En direct streaming, le pape a médité sur l’assurance des apôtres : « On ne peut pas être chrétiens sans que vienne cette assurance : si elle ne vient pas, tu n’es pas un bon chrétien. Si tu n’as pas de courage, si pour expliquer ta position tu tombes dans les idéologies ou dans les explications casuistiques, il te manque cette assurance, il te manque ce style chrétien, la liberté de parler, de tout dire. »

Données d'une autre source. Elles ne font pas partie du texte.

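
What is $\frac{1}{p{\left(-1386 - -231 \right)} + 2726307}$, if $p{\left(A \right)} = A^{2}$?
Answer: $\frac{1}{4060332} \approx 2.4629 \cdot 10^{-7}$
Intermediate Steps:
$\frac{1}{p{\left(-1386 - -231 \right)} + 2726307} = \frac{1}{\left(-1386 - -231\right)^{2} + 2726307} = \frac{1}{\left(-1386 + 231\right)^{2} + 2726307} = \frac{1}{\left(-1155\right)^{2} + 2726307} = \frac{1}{1334025 + 2726307} = \frac{1}{4060332}$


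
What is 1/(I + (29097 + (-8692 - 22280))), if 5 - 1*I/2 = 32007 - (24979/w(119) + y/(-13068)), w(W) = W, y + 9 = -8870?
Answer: -777546/50896470761 ≈ -1.5277e-5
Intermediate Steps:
y = -8879 (y = -9 - 8870 = -8879)
I = -49438572011/777546 (I = 10 - 2*(32007 - (24979/119 - 8879/(-13068))) = 10 - 2*(32007 - (24979*(1/119) - 8879*(-1/13068))) = 10 - 2*(32007 - (24979/119 + 8879/13068)) = 10 - 2*(32007 - 1*327482173/1555092) = 10 - 2*(32007 - 327482173/1555092) = 10 - 2*49446347471/1555092 = 10 - 49446347471/777546 = -49438572011/777546 ≈ -63583.)
1/(I + (29097 + (-8692 - 22280))) = 1/(-49438572011/777546 + (29097 + (-8692 - 22280))) = 1/(-49438572011/777546 + (29097 - 30972)) = 1/(-49438572011/777546 - 1875) = 1/(-50896470761/777546) = -777546/50896470761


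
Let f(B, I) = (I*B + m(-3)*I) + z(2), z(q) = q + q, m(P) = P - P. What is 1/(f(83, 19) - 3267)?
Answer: -1/1686 ≈ -0.00059312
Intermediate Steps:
m(P) = 0
z(q) = 2*q
f(B, I) = 4 + B*I (f(B, I) = (I*B + 0*I) + 2*2 = (B*I + 0) + 4 = B*I + 4 = 4 + B*I)
1/(f(83, 19) - 3267) = 1/((4 + 83*19) - 3267) = 1/((4 + 1577) - 3267) = 1/(1581 - 3267) = 1/(-1686) = -1/1686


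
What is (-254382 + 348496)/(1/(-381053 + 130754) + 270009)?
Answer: 11778320043/33791491345 ≈ 0.34856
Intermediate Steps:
(-254382 + 348496)/(1/(-381053 + 130754) + 270009) = 94114/(1/(-250299) + 270009) = 94114/(-1/250299 + 270009) = 94114/(67582982690/250299) = 94114*(250299/67582982690) = 11778320043/33791491345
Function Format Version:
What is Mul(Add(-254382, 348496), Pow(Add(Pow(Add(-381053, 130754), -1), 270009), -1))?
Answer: Rational(11778320043, 33791491345) ≈ 0.34856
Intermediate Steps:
Mul(Add(-254382, 348496), Pow(Add(Pow(Add(-381053, 130754), -1), 270009), -1)) = Mul(94114, Pow(Add(Pow(-250299, -1), 270009), -1)) = Mul(94114, Pow(Add(Rational(-1, 250299), 270009), -1)) = Mul(94114, Pow(Rational(67582982690, 250299), -1)) = Mul(94114, Rational(250299, 67582982690)) = Rational(11778320043, 33791491345)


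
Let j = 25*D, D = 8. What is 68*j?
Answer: 13600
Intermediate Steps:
j = 200 (j = 25*8 = 200)
68*j = 68*200 = 13600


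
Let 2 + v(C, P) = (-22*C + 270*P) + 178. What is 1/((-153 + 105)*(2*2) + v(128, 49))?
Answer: 1/10398 ≈ 9.6172e-5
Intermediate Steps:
v(C, P) = 176 - 22*C + 270*P (v(C, P) = -2 + ((-22*C + 270*P) + 178) = -2 + (178 - 22*C + 270*P) = 176 - 22*C + 270*P)
1/((-153 + 105)*(2*2) + v(128, 49)) = 1/((-153 + 105)*(2*2) + (176 - 22*128 + 270*49)) = 1/(-48*4 + (176 - 2816 + 13230)) = 1/(-192 + 10590) = 1/10398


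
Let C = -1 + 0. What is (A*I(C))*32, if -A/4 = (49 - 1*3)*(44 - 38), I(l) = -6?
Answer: 211968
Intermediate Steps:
C = -1
A = -1104 (A = -4*(49 - 1*3)*(44 - 38) = -4*(49 - 3)*6 = -184*6 = -4*276 = -1104)
(A*I(C))*32 = -1104*(-6)*32 = 6624*32 = 211968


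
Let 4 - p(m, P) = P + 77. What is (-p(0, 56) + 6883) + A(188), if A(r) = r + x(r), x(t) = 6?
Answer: 7206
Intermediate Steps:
p(m, P) = -73 - P (p(m, P) = 4 - (P + 77) = 4 - (77 + P) = 4 + (-77 - P) = -73 - P)
A(r) = 6 + r (A(r) = r + 6 = 6 + r)
(-p(0, 56) + 6883) + A(188) = (-(-73 - 1*56) + 6883) + (6 + 188) = (-(-73 - 56) + 6883) + 194 = (-1*(-129) + 6883) + 194 = (129 + 6883) + 194 = 7012 + 194 = 7206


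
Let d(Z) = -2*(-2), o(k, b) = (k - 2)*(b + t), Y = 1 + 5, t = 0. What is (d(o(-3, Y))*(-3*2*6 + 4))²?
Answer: 16384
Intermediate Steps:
Y = 6
o(k, b) = b*(-2 + k) (o(k, b) = (k - 2)*(b + 0) = (-2 + k)*b = b*(-2 + k))
d(Z) = 4
(d(o(-3, Y))*(-3*2*6 + 4))² = (4*(-3*2*6 + 4))² = (4*(-6*6 + 4))² = (4*(-36 + 4))² = (4*(-32))² = (-128)² = 16384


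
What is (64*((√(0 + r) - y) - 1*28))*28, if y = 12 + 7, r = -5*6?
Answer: -84224 + 1792*I*√30 ≈ -84224.0 + 9815.2*I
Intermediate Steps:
r = -30
y = 19
(64*((√(0 + r) - y) - 1*28))*28 = (64*((√(0 - 30) - 1*19) - 1*28))*28 = (64*((√(-30) - 19) - 28))*28 = (64*((I*√30 - 19) - 28))*28 = (64*((-19 + I*√30) - 28))*28 = (64*(-47 + I*√30))*28 = (-3008 + 64*I*√30)*28 = -84224 + 1792*I*√30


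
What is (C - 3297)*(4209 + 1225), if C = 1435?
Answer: -10118108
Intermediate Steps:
(C - 3297)*(4209 + 1225) = (1435 - 3297)*(4209 + 1225) = -1862*5434 = -10118108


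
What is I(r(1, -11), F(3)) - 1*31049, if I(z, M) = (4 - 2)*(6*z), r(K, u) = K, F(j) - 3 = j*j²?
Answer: -31037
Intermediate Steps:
F(j) = 3 + j³ (F(j) = 3 + j*j² = 3 + j³)
I(z, M) = 12*z (I(z, M) = 2*(6*z) = 12*z)
I(r(1, -11), F(3)) - 1*31049 = 12*1 - 1*31049 = 12 - 31049 = -31037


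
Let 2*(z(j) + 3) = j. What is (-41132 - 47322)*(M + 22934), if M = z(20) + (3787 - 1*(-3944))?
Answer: -2713061088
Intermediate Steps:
z(j) = -3 + j/2
M = 7738 (M = (-3 + (1/2)*20) + (3787 - 1*(-3944)) = (-3 + 10) + (3787 + 3944) = 7 + 7731 = 7738)
(-41132 - 47322)*(M + 22934) = (-41132 - 47322)*(7738 + 22934) = -88454*30672 = -2713061088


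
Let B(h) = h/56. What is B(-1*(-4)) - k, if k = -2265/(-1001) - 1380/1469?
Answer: -283211/226226 ≈ -1.2519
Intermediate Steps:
B(h) = h/56 (B(h) = h*(1/56) = h/56)
k = 149685/113113 (k = -2265*(-1/1001) - 1380*1/1469 = 2265/1001 - 1380/1469 = 149685/113113 ≈ 1.3233)
B(-1*(-4)) - k = (-1*(-4))/56 - 1*149685/113113 = (1/56)*4 - 149685/113113 = 1/14 - 149685/113113 = -283211/226226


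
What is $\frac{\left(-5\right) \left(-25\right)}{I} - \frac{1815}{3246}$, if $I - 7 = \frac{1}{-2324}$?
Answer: $\frac{304479465}{17600894} \approx 17.299$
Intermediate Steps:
$I = \frac{16267}{2324}$ ($I = 7 + \frac{1}{-2324} = 7 - \frac{1}{2324} = \frac{16267}{2324} \approx 6.9996$)
$\frac{\left(-5\right) \left(-25\right)}{I} - \frac{1815}{3246} = \frac{\left(-5\right) \left(-25\right)}{\frac{16267}{2324}} - \frac{1815}{3246} = 125 \cdot \frac{2324}{16267} - \frac{605}{1082} = \frac{290500}{16267} - \frac{605}{1082} = \frac{304479465}{17600894}$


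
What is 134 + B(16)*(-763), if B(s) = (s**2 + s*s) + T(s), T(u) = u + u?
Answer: -414938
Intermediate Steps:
T(u) = 2*u
B(s) = 2*s + 2*s**2 (B(s) = (s**2 + s*s) + 2*s = (s**2 + s**2) + 2*s = 2*s**2 + 2*s = 2*s + 2*s**2)
134 + B(16)*(-763) = 134 + (2*16*(1 + 16))*(-763) = 134 + (2*16*17)*(-763) = 134 + 544*(-763) = 134 - 415072 = -414938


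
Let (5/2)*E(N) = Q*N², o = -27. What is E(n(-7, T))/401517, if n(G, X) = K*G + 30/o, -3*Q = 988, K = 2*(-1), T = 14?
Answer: -26589056/487843155 ≈ -0.054503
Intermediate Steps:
K = -2
Q = -988/3 (Q = -⅓*988 = -988/3 ≈ -329.33)
n(G, X) = -10/9 - 2*G (n(G, X) = -2*G + 30/(-27) = -2*G + 30*(-1/27) = -2*G - 10/9 = -10/9 - 2*G)
E(N) = -1976*N²/15 (E(N) = 2*(-988*N²/3)/5 = -1976*N²/15)
E(n(-7, T))/401517 = -1976*(-10/9 - 2*(-7))²/15/401517 = -1976*(-10/9 + 14)²/15*(1/401517) = -1976*(116/9)²/15*(1/401517) = -1976/15*13456/81*(1/401517) = -26589056/1215*1/401517 = -26589056/487843155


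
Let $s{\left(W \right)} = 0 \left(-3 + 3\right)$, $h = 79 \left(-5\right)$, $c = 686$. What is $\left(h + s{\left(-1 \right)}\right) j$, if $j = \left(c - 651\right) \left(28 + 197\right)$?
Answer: $-3110625$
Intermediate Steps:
$j = 7875$ ($j = \left(686 - 651\right) \left(28 + 197\right) = 35 \cdot 225 = 7875$)
$h = -395$
$s{\left(W \right)} = 0$ ($s{\left(W \right)} = 0 \cdot 0 = 0$)
$\left(h + s{\left(-1 \right)}\right) j = \left(-395 + 0\right) 7875 = \left(-395\right) 7875 = -3110625$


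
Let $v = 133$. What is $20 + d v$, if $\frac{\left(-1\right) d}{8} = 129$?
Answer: $-137236$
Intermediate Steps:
$d = -1032$ ($d = \left(-8\right) 129 = -1032$)
$20 + d v = 20 - 137256 = -137236$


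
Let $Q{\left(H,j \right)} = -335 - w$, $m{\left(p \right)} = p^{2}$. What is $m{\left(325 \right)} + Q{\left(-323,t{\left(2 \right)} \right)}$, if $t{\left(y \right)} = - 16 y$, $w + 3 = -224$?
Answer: $105517$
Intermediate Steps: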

Voici notre traduction de sa méditation.

Homélie du pape François

Les chefs, les anciens, les scribes, en voyant ces hommes et l’assurance avec laquelle ils parlent, et en sachant qu’ils étaient sans culture – peut-être ne savaient-ils pas écrire – ils restaient surpris. Ils ne comprenaient pas : “Mais il y a une chose que nous ne pouvons pas comprendre, comment ces personnes sont si courageuses qu’elles ont cette assurance” (cf. Ac 4,13). Cette parole est une parole très importante qui devient le style propre aux prédicateurs chrétiens, dans le Livre des Actes des Apôtres : assurance. Courage. Cela veut dire tout cela. Dire clairement. Cela vient de la racine grecque qui signifie tout dire, et nous aussi nous utilisons souvent ce mot grec, pour exprimer cela : parresia, franchise, courage. Et ils voyaient cette franchise, cette assurance, ce courage, cette parresia en eux et ils ne comprenaient pas.

Assurance. Le courage et l’assurance avec lesquels les premiers apôtres prêchaient… Le Livre des Actes par exemple en est rempli : il dit que Paul et Barnabé cherchaient à expliquer aux juifs avec assurance le mystère de Jésus et qu’ils prêchaient l’Evangile avec assurance (cf. Ac 13,46).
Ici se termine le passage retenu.